Prise pour l’envoi du messager frêle et sensible,
à la chevelure rugueuse d’insecte,
celui qui tape sur les machines en lettres de plastique,
des puces, signaux d’enfants et des sonorités,
et bâtit les méthodiques cascades de doux présages,
les arborescences infinies des êtres.

M.P.- 08012020

La disparition

L’océan rempli de lignes d’eaux vertes
et des vagues bleues et blanches,
fuyant parmi les noires et longues sirènes
habillées d’algues, de peur et d’écumes,
a recouvert le grand spectre blanc du silence.
Diaphanes, remplis de gêne, devenus inutiles,
Des mots sans coupures, sans corps précis,
sans mêmes objets, ni astres d’attentes.

Des frondaisons aux fougères et branches fuyantes,
créatures mobiles, exactes, bruissantes, et venus sans but,
chercher avide comme une terminaison des notes,
des musiques frêles, silencieuses et vides.
La mort ici est la seule frontière de nos signes,
Paroles, mots, images et sons mêlés,
ne viennent plus ici, tenir humaine figure.
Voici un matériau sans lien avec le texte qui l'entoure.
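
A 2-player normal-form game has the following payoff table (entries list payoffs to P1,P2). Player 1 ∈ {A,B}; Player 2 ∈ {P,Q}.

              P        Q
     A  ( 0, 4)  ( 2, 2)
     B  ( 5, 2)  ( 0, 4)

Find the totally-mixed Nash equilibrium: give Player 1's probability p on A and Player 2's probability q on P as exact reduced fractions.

P1 indiff ⇒ q·0+(1-q)·2 = q·5+(1-q)·0 ⇒ q(-5) = (1-q)(-2) ⇒ q = 2/7
P2 indiff ⇒ p·4+(1-p)·2 = p·2+(1-p)·4 ⇒ p(2) = (1-p)(2) ⇒ p = 1/2

P1 mixes 1/2 on A; P2 mixes 2/7 on P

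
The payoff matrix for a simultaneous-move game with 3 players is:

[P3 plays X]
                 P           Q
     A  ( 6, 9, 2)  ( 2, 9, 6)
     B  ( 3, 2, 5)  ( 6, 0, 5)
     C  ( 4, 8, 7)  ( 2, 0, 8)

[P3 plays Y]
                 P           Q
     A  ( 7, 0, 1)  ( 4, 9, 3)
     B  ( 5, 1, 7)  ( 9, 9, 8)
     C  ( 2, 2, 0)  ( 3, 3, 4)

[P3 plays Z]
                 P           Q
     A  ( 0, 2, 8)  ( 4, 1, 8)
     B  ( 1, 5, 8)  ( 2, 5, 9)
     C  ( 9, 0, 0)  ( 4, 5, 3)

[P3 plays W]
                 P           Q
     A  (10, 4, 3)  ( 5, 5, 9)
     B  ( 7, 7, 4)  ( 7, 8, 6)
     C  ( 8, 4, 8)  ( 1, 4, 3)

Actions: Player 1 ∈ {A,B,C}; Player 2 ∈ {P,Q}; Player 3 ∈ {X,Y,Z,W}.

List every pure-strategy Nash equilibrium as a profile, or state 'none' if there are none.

(A,P,X): not NE [P3→Z gives 8>2]
(A,P,Y): not NE [P2→Q gives 9>0; P3→Z gives 8>1]
(A,P,Z): not NE [P1→C gives 9>0]
(A,P,W): not NE [P2→Q gives 5>4; P3→Z gives 8>3]
(A,Q,X): not NE [P1→B gives 6>2; P3→W gives 9>6]
(A,Q,Y): not NE [P1→B gives 9>4; P3→W gives 9>3]
(A,Q,Z): not NE [P2→P gives 2>1; P3→W gives 9>8]
(A,Q,W): not NE [P1→B gives 7>5]
(B,P,X): not NE [P1→A gives 6>3; P3→Z gives 8>5]
(B,P,Y): not NE [P1→A gives 7>5; P2→Q gives 9>1; P3→Z gives 8>7]
(B,P,Z): not NE [P1→C gives 9>1]
(B,P,W): not NE [P1→A gives 10>7; P2→Q gives 8>7; P3→Z gives 8>4]
(B,Q,X): not NE [P2→P gives 2>0; P3→Z gives 9>5]
(B,Q,Y): not NE [P3→Z gives 9>8]
(B,Q,Z): not NE [P1→C gives 4>2]
(B,Q,W): not NE [P3→Z gives 9>6]
(C,P,X): not NE [P1→A gives 6>4; P3→W gives 8>7]
(C,P,Y): not NE [P1→A gives 7>2; P2→Q gives 3>2; P3→W gives 8>0]
(C,P,Z): not NE [P2→Q gives 5>0; P3→W gives 8>0]
(C,P,W): not NE [P1→A gives 10>8]
(C,Q,X): not NE [P1→B gives 6>2; P2→P gives 8>0]
(C,Q,Y): not NE [P1→B gives 9>3; P3→X gives 8>4]
(C,Q,Z): not NE [P3→X gives 8>3]
(C,Q,W): not NE [P1→B gives 7>1; P3→X gives 8>3]

No pure NE.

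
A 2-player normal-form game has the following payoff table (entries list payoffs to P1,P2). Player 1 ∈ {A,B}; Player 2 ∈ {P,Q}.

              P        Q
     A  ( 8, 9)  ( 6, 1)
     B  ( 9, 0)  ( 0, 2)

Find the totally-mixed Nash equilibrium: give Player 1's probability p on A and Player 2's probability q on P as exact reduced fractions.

P1 mixes 1/5 on A; P2 mixes 6/7 on P

P1 indiff ⇒ q·8+(1-q)·6 = q·9+(1-q)·0 ⇒ q(-1) = (1-q)(-6) ⇒ q = 6/7
P2 indiff ⇒ p·9+(1-p)·0 = p·1+(1-p)·2 ⇒ p(8) = (1-p)(2) ⇒ p = 1/5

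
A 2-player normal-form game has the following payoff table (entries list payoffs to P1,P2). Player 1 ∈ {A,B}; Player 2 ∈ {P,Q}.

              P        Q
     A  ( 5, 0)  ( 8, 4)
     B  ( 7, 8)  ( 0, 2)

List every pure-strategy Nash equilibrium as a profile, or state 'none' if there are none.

PSNE = {(A,Q), (B,P)}

(A,P): not NE [P1→B gives 7>5; P2→Q gives 4>0]
(A,Q): NE
(B,P): NE
(B,Q): not NE [P1→A gives 8>0; P2→P gives 8>2]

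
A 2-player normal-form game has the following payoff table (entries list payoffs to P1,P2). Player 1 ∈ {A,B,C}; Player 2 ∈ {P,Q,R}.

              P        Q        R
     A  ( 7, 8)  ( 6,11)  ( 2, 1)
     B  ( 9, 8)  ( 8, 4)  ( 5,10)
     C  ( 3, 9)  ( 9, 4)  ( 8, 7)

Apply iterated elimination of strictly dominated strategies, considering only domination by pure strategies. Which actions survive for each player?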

Des masses de mondes-globules de sang,
sectionnées au milieu du seul monde aimé,
ne cessent jamais de venir, de voir et de disparaître.
Dans le voile inerte du vivant,
visages, flaques et figures du corps
percés par des signes qui emportent et détruisent,
ne viennent plus déranger les corps aimants,
le bruit des lents vaisseaux de guerre
filant dans le ciel rouge-sang.

Veux-tu disparaître merveilleux ange de la fêlure,
dans les cris d’oiseaux piqués à l’intérieur du crâne ?
Le chant continu aux rythmes sourd et syncopés,
et aux mouvements inertes et sans vie,
laisse par devers toi le chant des oiseaux, la litanie des ombres.
Silhouettes à demi humaines, figures minuscules,
découpées dans un ciel d’orages et de songes.

MP – 02/01/2020

L’invisible

Au fond du basalte, visages et roses dormaient,
Un mur de pierre aux yeux gris regarde,
D’un sommeil sans coupure depuis le jour ;
Des tapisseries d’or rongées de traits mobiles,
Fuyaient par le trou des épaules.

Les morts remuent au bout du fil un silence aigu
Qu’ils font parfois à l’orée des forêts noires.
Les piliers de verre plantés à l’entrée du chemin,
Nous faisaient signe quand nous passions, légers,
Devant leurs vastes terreurs à qui rien n’est donné.

Le soleil brûle les pontons de bois sur la rivière,
Que des bateaux protègent en mimant au crépuscule
Le chant des falaises d’ombres à la chute liquide,
La rampe d’un seul coup brisée sous la ligne d’eau
Accompagne la descente des rabougris vieillards.

Se voyaient les monstres figés d’attitudes,
Dont les âmes inertes tâchaient le sol à nos pieds,
Les fleurs bleues et vertes au sentir très doux,
Cueillies dans les couloirs d’une chambre de fort,
En haut du trépas qui guette les prieurs fous.

Dans la mansarde, sont logés des costumes
Que la lumière n’aborde pas sans frémir.
Le bruit montant dans la bouche n’est personne,
Que le trou vide qui figure au milieu du visage ;
Au souffle tenu, gisant, l’invisible pénètre.

MP – 14/08/2014

Publié une première fois dans le n°66 de « Poésie / première » – Décembre 2016.